The await keyword is used to call the recordAudio() function and wait for it to complete before moving on. This function records the user's audio input and saves it as a file with the name specified by audioFilename. The recording process can be stopped by pressing Ctrl+C.
Once the audio recording is complete, the transcribeAudio() function is called with the audioFilename as its argument. The function sends the audio data to the Whisper Speech-to-Text API and returns the transcribed text. The await keyword is used to wait for the transcription process to complete.
The transcribed text is stored in the transcription constant.
Finally, the transcribed text is printed to the console with the label "Transcription:".

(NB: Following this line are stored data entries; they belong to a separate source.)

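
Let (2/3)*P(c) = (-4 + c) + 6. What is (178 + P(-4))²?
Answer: 30625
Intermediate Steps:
P(c) = 3 + 3*c/2 (P(c) = 3*((-4 + c) + 6)/2 = 3*(2 + c)/2 = 3 + 3*c/2)
(178 + P(-4))² = (178 + (3 + (3/2)*(-4)))² = (178 + (3 - 6))² = (178 - 3)² = 175² = 30625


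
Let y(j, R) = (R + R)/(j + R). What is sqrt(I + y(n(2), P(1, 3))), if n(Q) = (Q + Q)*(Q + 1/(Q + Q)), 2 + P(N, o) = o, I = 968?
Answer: sqrt(24205)/5 ≈ 31.116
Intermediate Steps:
P(N, o) = -2 + o
n(Q) = 2*Q*(Q + 1/(2*Q)) (n(Q) = (2*Q)*(Q + 1/(2*Q)) = 2*Q*(Q + 1/(2*Q)))
y(j, R) = 2*R/(R + j) (y(j, R) = (2*R)/(R + j) = 2*R/(R + j))
sqrt(I + y(n(2), P(1, 3))) = sqrt(968 + 2*(-2 + 3)/((-2 + 3) + (1 + 2*2**2))) = sqrt(968 + 2*1/(1 + (1 + 2*4))) = sqrt(968 + 2*1/(1 + (1 + 8))) = sqrt(968 + 2*1/(1 + 9)) = sqrt(968 + 2*1/10) = sqrt(968 + 2*1*(1/10)) = sqrt(968 + 1/5) = sqrt(4841/5) = sqrt(24205)/5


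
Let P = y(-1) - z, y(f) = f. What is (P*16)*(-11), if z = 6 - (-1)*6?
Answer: 2288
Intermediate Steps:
z = 12 (z = 6 - 1*(-6) = 6 + 6 = 12)
P = -13 (P = -1 - 1*12 = -1 - 12 = -13)
(P*16)*(-11) = -13*16*(-11) = -208*(-11) = 2288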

When the main function is executed, it records audio input from the user, transcribes it using OpenAI's Whisper API, and displays the transcribed text on the console.

Complete code of app.js

Finally, let's again take a complete code which should now be available in app.js:

const fs = require("fs");
const ffmpeg = require("fluent-ffmpeg");
const mic = require("mic");
const { Readable } = require("stream");
const ffmpegPath = require("@ffmpeg-installer/ffmpeg").path;

const { Configuration, OpenAIApi } = require("openai");
const configuration = new Configuration({
  apiKey: "YOUR_OPENAI_API_KEY",
});
const openai = new OpenAIApi(configuration);
ffmpeg.setFfmpegPath(ffmpegPath);

// Record audio
function recordAudio(filename) {
  return new Promise((resolve, reject) => {
    const micInstance = mic({
      rate: "16000",
      channels: "1",
      fileType: "wav",
    });

    const micInputStream = micInstance.getAudioStream();
    const output = fs.createWriteStream(filename);
    const writable = new Readable().wrap(micInputStream);

    console.log("Recording... Press Ctrl+C to stop.");

    writable.pipe(output);

    micInstance.start();

    process.on("SIGINT", () => {
      micInstance.stop();
      console.log("Finished recording");
      resolve();
    });

    micInputStream.on("error", (err) => {
      reject(err);
    });
  });
}

// Transcribe audio
async function transcribeAudio(filename) {
  const transcript = await openai.createTranscription(
    fs.createReadStream(filename),
    "whisper-1"
  );
  return transcript.data.text;
}

// Main function
async function main() {
  const audioFilename = "recorded_audio.wav";
  await recordAudio(audioFilename);
  const transcription = await transcribeAudio(audioFilename);
  console.log("Transcription:", transcription);
}

main();

Running The Application

Run the app using:

node app.js

The app will start recording audio. Press Ctrl+C to stop the recording. Once the recording is stopped, the app will transcribe the audio using OpenAI's Whisper API and print the transcription to the console.

By following these steps, you've successfully built a Node.js application that records and transcribes audio using OpenAI's Whisper Speech-to-Text API. This powerful tool can be customized and adapted for a wide range of applications, opening up new possibilities for enhancing your projects and exploring the exciting world of AI-driven applications.